How do I sort a tab separated file on the nth colu

2020-07-06 05:53发布

问题:

I have a huge tab separated file which I want to sort on its 2nd column. I need to use the tab character as the field delimiter in cygwin sort. So I need something like this:

sort -t \t -k 2,2 in.txt > out.txt

But the command prompt evaluates '\t' literally and not as the tab character. Note that I need to do this on a Windows machine running Cygwin. Variations such as

sort -t "\t"
sort -t \"\t\"

don't work, neither does putting this in a cmd file with an actual tab in place of the \t above.

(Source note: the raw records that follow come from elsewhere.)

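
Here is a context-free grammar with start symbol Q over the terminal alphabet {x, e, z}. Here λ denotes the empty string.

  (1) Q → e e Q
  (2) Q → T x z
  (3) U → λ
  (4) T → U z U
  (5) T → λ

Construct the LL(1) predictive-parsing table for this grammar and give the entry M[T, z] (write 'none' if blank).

FIRST(U) = {λ}
FIRST(T) = {λ, z}  (via U z U)
FIRST(Q) = {e, x, z}  (via T x z)
FOLLOW(Q) includes $ since Q is the start symbol.
FOLLOW(T): in Q→T x z, T is followed by x z with FIRST {x}. Thus FOLLOW(T) = {x}.
For T → U z U: FIRST(U z U) = {z}, so it goes in M[T, t] for t ∈ {z}.
For T → λ: FIRST(λ) = {λ}, so it goes in M[T, t] for t ∈ {}; since λ ∈ FIRST, also for every t ∈ FOLLOW(T) = {x}.

T → U z U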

Edit: A solution using either the DOS shell or the Cygwin bash shell is fine.

回答1:

On my machine (Mac bash prompt, GNU sort ...) this works:

sort -t '   ' -k 2,2 in.txt > out.txt

(A "real" tab between the quotes.)

To get the tab there I type CTRL-V, TAB (CTRL-V followed by TAB).

EDIT: I've now tested it on a Windows machine from the cygwin prompt and it works the same there (as I expected, bash is bash).



回答2:

You need to add a $ sign in front of the \t to turn on string interpolation, so the tab actually gets sent to sort. This should work in any terminal:

sort -t $'\t' -k 2,2 in.txt > out.txt


回答3:

In Windows Command Prompt, the simplest solution I found is to disable tab-completion first with:

cmd /f:off

Then you can type a literal tab character.



回答4:

I wanted a solution for GnuWin32 sort on Windows but none of the above solutions worked for me on the command line. But the following batch file (.bat) worked which is what I wanted anyway. Type the tab character within the double quotes.

C:>cat foo.bat

sort -k3 -t" " tabfile.txt



回答5:

Anyone see the irony here?
You have to jump through hoops to get the tab character to be a tab...

On Windows command prompt I was able to do it using:
c:\bin\sort -t"(actual tab)" but only after starting the cmd /f:off (as hinted above)

On Windows bat file I was able to do the same thing as long as text editor (notepad2 :-) was set to insert tabs as tabs, not spaces.

There are some well-liked hints to use a -t$'\t" but I tried about 2^16 combinations of this without luck or remaining hair.